Wednesday, April 13, 2011

Nutrition: “Study: Vitamin D Keeps Age-related Vision Loss at Bay”

 “Study: 
Vitamin D Keeps Age-related Vision Loss at Bay”
by Neka Sehgal

“Though the role of vitamin D, the 'sunshine vitamin' in many chronic diseases is well known, now a new study claims that the nutrient may be good for our eyes too. According to experts, regular intake of the vitamin may prevent failing eyesight caused by age-related macular degeneration (AMD) in women younger than 75 years. AMD is a chronic and progressive eye disease that attacks the area of the eye called the macula, which causes permanent visual damage resulting in a blind spot in the center of vision. It starts with blurring of images and progresses into inability to recognize faces, read or watch television. AMD cannot be cured by prescription glasses, medication, or surgery.
 
The study found that women with highest intakes of vitamin D had a 59 percent lower risk of AMD compared to those whose intake was the least.  In order to determine whether higher levels of vitamin D in the blood reduces the risk of developing AMD, U.S. researchers conducted a large scale study. They analyzed the data of 1,313 women aged 50 to 79 years who were a part of the 'Carotenoids in Age-Related Eye Disease Study.' As a part of the study, the participants underwent a blood test, called serum 25 (OH) D which reflects vitamin D intake. Additionally, they were all questioned about their dietary habits and the time they spent outdoors.

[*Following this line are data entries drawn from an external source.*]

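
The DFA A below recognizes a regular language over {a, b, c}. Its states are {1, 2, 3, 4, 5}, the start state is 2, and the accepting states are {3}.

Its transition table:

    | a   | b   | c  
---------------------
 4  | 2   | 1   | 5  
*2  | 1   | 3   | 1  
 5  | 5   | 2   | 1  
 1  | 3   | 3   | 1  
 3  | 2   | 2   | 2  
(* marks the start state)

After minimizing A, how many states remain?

3

States {4,5} cannot be reached from the start state, so discard them.
Start with accepting vs non-accepting: {3} | {1,2}.
Refine {1,2} on symbol a: members go to different blocks, giving {1} and {2}.
Stable partition: {3} | {1} | {2} — 3 equivalence classes.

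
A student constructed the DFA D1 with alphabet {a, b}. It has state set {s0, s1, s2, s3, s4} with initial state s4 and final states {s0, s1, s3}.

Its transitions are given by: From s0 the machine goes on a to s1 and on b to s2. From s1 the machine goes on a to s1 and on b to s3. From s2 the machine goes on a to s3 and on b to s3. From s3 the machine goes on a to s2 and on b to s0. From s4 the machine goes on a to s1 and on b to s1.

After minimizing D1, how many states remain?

5

Every state is reachable, so we keep all 5.
Start with accepting vs non-accepting: {s0,s1,s3} | {s2,s4}.
Split {s0,s1,s3} by δ(·,a) → {s0,s1} and {s3}.
Split {s0,s1} by δ(·,b) → {s0} and {s1}.
Refine {s2,s4} on symbol a: members go to different blocks, giving {s2} and {s4}.
The partition is now stable with 5 blocks: {s0} | {s2} | {s3} | {s1} | {s4}.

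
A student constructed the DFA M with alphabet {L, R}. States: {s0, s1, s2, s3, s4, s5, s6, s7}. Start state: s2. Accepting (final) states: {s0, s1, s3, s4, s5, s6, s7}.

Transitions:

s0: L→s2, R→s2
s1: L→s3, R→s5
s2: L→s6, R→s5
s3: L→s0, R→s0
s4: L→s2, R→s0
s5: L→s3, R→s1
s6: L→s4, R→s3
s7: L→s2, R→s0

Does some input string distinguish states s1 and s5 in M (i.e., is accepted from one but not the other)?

No

Reachable states from the start: {s0,s1,s2,s3,s4,s5,s6}. Unreachable: {s7} — drop them.
P0 = {s0,s1,s3,s4,s5,s6} | {s2}.
On input L, block {s0,s1,s3,s4,s5,s6} splits into {s1,s3,s5,s6} and {s0,s4}.
Split {s1,s3,s5,s6} by δ(·,L) → {s1,s5} and {s3,s6}.
On input R, block {s0,s4} splits into {s0} and {s4}.
Refine {s3,s6} on symbol L: members go to different blocks, giving {s3} and {s6}.
Stable partition: {s1,s5} | {s2} | {s0} | {s3} | {s4} | {s6} — 6 equivalence classes.
s1 and s5 lie in the same block of the stable partition, so they are equivalent — no string distinguishes them.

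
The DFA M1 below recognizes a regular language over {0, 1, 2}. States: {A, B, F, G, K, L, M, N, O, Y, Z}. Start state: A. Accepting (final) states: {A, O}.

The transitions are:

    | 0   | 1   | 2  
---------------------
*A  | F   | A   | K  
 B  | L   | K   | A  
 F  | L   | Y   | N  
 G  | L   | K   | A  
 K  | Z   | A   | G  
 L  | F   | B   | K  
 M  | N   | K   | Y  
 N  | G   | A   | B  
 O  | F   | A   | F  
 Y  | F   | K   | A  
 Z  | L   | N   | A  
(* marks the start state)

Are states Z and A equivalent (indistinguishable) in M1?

First remove the unreachable states {M,O}; 9 states remain.
Start with accepting vs non-accepting: {A} | {B,F,G,K,L,N,Y,Z}.
On input 1, block {B,F,G,K,L,N,Y,Z} splits into {B,F,G,L,Y,Z} and {K,N}.
Split {B,F,G,L,Y,Z} by δ(·,1) → {B,G,Y,Z} and {F,L}.
Stable partition: {A} | {B,G,Y,Z} | {K,N} | {F,L} — 4 equivalence classes.
Z and A end up in different blocks, so they are distinguishable. For instance, the string 'ε' is accepted from only A.

No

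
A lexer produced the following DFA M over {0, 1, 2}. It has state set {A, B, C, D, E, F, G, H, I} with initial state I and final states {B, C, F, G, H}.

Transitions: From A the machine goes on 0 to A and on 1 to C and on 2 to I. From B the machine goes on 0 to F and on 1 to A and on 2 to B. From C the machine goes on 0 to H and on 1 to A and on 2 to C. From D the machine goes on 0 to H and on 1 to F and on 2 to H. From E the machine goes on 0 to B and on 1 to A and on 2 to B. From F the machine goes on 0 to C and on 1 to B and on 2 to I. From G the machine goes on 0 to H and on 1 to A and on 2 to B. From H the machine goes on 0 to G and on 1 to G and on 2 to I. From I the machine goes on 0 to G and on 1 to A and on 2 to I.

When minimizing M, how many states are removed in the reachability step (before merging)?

2

BFS from I reaches {A, B, C, F, G, H, I}; the 2 state(s) D, E are never visited.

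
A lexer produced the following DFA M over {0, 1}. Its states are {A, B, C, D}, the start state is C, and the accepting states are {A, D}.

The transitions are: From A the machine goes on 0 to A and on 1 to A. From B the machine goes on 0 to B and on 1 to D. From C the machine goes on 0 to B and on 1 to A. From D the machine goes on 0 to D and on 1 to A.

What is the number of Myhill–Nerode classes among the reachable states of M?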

An examination revealed that overall, 241 women developed early age-related macular degeneration and 26 developed advanced disease. The study found that women with the highest intakes of vitamin D had a 59 percent lower risk for AMD compared to those whose intake was the least. The investigators also found that women who had a blood vitamin D level higher than 38 nmol/L cut their risk of the early age-related macular degeneration (AMD) by 48 percent. According to the Institute of Medicine, a blood level of 50 nmol/L is considered adequate.

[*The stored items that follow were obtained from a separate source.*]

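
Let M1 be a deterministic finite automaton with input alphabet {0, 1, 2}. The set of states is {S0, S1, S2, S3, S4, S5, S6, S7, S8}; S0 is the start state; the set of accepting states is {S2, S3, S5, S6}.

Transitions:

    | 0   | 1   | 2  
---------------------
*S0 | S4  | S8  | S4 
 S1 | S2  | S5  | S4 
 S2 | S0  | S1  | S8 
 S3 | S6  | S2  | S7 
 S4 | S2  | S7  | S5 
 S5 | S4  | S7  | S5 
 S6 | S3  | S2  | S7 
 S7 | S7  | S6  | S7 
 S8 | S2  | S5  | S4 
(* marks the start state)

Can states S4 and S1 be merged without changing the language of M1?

Every state is reachable, so we keep all 9.
Start with accepting vs non-accepting: {S2,S3,S5,S6} | {S0,S1,S4,S7,S8}.
On input 0, block {S2,S3,S5,S6} splits into {S2,S5} and {S3,S6}.
Split {S2,S5} by δ(·,2) → {S2} and {S5}.
Split {S0,S1,S4,S7,S8} by δ(·,0) → {S1,S4,S8} and {S0,S7}.
On input 1, block {S1,S4,S8} splits into {S1,S8} and {S4}.
Split {S0,S7} by δ(·,0) → {S0} and {S7}.
No further refinement is possible. Final partition (7 blocks): {S2} | {S1,S8} | {S3,S6} | {S5} | {S0} | {S4} | {S7}.
S4 and S1 end up in different blocks, so they are distinguishable. For instance, the string '1' is accepted from only S1.

No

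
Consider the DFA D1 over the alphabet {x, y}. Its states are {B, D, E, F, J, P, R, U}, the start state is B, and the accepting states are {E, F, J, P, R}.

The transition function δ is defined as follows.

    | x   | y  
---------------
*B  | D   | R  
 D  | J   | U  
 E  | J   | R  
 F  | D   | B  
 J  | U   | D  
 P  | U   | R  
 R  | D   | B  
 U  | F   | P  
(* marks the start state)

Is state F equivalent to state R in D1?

First remove the unreachable states {E}; 7 states remain.
P0 = {F,J,P,R} | {B,D,U}.
On input y, block {F,J,P,R} splits into {F,J,R} and {P}.
Refine {B,D,U} on symbol x: members go to different blocks, giving {D,U} and {B}.
Refine {F,J,R} on symbol y: members go to different blocks, giving {F,R} and {J}.
On input x, block {D,U} splits into {D} and {U}.
The partition is now stable with 6 blocks: {F,R} | {D} | {P} | {B} | {J} | {U}.
F and R lie in the same block of the stable partition, so they are equivalent — no string distinguishes them.

Yes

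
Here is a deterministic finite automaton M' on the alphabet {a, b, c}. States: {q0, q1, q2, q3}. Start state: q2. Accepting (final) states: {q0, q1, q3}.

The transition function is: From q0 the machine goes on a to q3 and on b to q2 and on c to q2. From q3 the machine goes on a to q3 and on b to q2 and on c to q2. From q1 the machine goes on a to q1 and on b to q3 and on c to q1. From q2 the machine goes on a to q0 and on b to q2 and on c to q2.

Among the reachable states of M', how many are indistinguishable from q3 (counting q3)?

2

First remove the unreachable states {q1}; 3 states remain.
P0 = {q0,q3} | {q2}.
Stable partition: {q0,q3} | {q2} — 2 equivalence classes.
The equivalence class containing q3 is {q0,q3}, of size 2.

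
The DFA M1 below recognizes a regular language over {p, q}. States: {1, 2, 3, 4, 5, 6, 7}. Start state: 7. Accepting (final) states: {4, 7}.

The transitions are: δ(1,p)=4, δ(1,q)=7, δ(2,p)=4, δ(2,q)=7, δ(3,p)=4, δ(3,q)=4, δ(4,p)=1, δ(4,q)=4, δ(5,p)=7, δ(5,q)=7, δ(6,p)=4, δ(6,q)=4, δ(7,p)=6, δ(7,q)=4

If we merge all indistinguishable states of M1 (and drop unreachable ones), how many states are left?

First remove the unreachable states {2,3,5}; 4 states remain.
Start with accepting vs non-accepting: {4,7} | {1,6}.
Stable partition: {4,7} | {1,6} — 2 equivalence classes.

2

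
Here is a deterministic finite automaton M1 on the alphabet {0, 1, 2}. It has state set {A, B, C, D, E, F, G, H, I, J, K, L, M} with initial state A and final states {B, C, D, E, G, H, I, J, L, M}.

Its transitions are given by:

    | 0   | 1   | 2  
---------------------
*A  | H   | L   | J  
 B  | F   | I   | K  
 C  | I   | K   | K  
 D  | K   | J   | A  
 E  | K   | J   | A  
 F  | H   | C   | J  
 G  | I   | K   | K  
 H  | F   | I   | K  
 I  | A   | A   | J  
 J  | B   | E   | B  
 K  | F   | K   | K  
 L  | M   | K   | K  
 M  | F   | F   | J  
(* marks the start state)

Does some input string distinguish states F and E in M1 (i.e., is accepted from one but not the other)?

Yes

First remove the unreachable states {D,G}; 11 states remain.
Start with accepting vs non-accepting: {B,C,E,H,I,J,L,M} | {A,F,K}.
On input 0, block {B,C,E,H,I,J,L,M} splits into {B,E,H,I,M} and {C,J,L}.
On input 1, block {B,E,H,I,M} splits into {B,H} and {I,M} and {E}.
Split {A,F,K} by δ(·,0) → {A,F} and {K}.
Refine {C,J,L} on symbol 0: members go to different blocks, giving {C,L} and {J}.
The partition is now stable with 7 blocks: {B,H} | {A,F} | {C,L} | {I,M} | {E} | {K} | {J}.
F and E end up in different blocks, so they are distinguishable. For instance, the string 'ε' is accepted from only E.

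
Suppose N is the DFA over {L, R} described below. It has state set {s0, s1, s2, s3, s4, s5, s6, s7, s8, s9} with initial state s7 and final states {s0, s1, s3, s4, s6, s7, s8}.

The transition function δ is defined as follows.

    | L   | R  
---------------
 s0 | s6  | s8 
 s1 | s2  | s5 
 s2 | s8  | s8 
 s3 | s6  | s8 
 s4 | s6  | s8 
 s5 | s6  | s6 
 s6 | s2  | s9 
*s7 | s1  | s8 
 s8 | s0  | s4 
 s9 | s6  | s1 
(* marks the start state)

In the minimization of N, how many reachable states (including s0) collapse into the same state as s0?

3

Reachable states from the start: {s0,s1,s2,s4,s5,s6,s7,s8,s9}. Unreachable: {s3} — drop them.
P0 = {s0,s1,s4,s6,s7,s8} | {s2,s5,s9}.
Refine {s0,s1,s4,s6,s7,s8} on symbol L: members go to different blocks, giving {s0,s4,s7,s8} and {s1,s6}.
Refine {s0,s4,s7,s8} on symbol L: members go to different blocks, giving {s0,s4,s7} and {s8}.
Refine {s2,s5,s9} on symbol L: members go to different blocks, giving {s5,s9} and {s2}.
Stable partition: {s0,s4,s7} | {s5,s9} | {s1,s6} | {s8} | {s2} — 5 equivalence classes.
State s0 belongs to the block {s0,s4,s7}, which has 3 states.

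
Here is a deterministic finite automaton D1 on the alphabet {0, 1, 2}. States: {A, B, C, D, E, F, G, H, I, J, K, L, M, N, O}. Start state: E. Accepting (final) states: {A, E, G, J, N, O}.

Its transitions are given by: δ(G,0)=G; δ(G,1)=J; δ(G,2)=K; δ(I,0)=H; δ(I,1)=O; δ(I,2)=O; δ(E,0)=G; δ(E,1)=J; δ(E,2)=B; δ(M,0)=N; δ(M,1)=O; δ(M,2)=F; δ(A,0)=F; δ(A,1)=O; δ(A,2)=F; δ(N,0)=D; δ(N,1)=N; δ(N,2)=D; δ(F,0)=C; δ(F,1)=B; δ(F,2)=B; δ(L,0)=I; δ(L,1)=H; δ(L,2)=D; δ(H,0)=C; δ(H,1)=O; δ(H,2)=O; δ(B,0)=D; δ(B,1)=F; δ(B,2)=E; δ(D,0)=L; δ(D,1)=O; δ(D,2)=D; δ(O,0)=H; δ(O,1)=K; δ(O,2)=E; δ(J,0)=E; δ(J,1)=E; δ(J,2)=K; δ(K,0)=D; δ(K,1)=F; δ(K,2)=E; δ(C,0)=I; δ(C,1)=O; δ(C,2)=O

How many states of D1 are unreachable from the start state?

No path from E leads to A, M, N; the other 12 states are all reachable.

3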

Though the study found vitamin D from foods and supplements cut the risk of the eye disease significantly, no such link was observed in women who absorbed vitamin D via sunlight. Lead author of the study, Dr Amy E. Millen of the School of Public Health and Health Professions, University at Buffalo, New York stated, "In women younger than 75, those who had 25-hydroxyvitamin D concentrations lower than 38 nanomoles per liter were more likely to have age-related macular degeneration than women with concentrations greater than 38 nanomoles per liter. Blood concentrations above 38 nanomoles per liter were associated with at least a 44 percent decreased odds of having AMD." The study is published in the April issue of the Archives of Ophthalmology.

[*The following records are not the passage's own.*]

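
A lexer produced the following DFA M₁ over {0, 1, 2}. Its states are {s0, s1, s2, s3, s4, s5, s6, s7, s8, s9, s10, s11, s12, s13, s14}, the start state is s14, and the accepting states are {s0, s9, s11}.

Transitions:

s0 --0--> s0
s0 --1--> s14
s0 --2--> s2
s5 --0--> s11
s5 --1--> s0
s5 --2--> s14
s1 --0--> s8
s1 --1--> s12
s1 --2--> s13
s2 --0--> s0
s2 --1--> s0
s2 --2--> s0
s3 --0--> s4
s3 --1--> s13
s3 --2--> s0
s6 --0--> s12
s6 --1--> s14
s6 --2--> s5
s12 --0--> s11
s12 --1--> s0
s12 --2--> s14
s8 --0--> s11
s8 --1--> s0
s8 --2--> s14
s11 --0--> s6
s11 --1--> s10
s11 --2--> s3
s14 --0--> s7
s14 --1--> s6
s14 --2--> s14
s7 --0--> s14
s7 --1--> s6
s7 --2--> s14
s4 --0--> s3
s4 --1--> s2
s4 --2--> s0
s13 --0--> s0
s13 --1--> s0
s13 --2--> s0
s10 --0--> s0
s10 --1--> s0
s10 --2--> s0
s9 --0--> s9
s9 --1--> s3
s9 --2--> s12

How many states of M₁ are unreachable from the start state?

BFS from s14 reaches {s0, s2, s3, s4, s5, s6, s7, s10, s11, s12, s13, s14}; the 3 state(s) s1, s8, s9 are never visited.

3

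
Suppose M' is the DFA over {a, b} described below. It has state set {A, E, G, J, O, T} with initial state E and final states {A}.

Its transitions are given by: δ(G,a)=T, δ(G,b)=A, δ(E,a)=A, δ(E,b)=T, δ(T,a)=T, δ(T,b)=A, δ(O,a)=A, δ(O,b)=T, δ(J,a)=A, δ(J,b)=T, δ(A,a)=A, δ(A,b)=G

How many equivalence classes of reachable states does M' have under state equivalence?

Reachable states from the start: {A,E,G,T}. Unreachable: {J,O} — drop them.
Start with accepting vs non-accepting: {A} | {E,G,T}.
On input a, block {E,G,T} splits into {G,T} and {E}.
No further refinement is possible. Final partition (3 blocks): {A} | {G,T} | {E}.

3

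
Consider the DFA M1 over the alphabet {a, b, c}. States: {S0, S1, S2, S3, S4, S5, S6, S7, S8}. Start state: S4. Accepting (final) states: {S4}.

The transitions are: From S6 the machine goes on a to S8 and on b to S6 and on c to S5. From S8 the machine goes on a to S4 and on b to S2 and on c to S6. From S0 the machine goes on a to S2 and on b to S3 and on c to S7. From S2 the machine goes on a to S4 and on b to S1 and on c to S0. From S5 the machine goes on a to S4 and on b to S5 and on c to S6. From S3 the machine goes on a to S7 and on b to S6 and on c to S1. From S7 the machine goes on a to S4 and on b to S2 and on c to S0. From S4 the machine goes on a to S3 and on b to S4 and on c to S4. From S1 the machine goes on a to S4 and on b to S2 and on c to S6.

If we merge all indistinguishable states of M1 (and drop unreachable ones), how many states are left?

P0 = {S4} | {S0,S1,S2,S3,S5,S6,S7,S8}.
Refine {S0,S1,S2,S3,S5,S6,S7,S8} on symbol a: members go to different blocks, giving {S1,S2,S5,S7,S8} and {S0,S3,S6}.
Stable partition: {S4} | {S1,S2,S5,S7,S8} | {S0,S3,S6} — 3 equivalence classes.

3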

A little about vitamin D: Vitamin D is a fat-soluble vitamin that is naturally present in very few foods but is available as a dietary supplement. It may be obtained in the recommended amount from a well-balanced diet, including some enriched or fortified foods. It can also be found in fish liver oil, eggs and fatty fish and supplements. Vitamin D is important in maintaining bone health, in absorbing calcium and phosphorus, and in helping the immune system. The body manufactures vitamin D when exposed to sunshine, but people are spending more time indoors and are deficient of the nutrient. The problem faced by older people is that as the body ages, capacity of the skin to absorb Vitamin D from sunlight decreases. Hence they need to replenish it from other sources. Experts recommend 10 to 15 minutes of sunshine 3 times a week."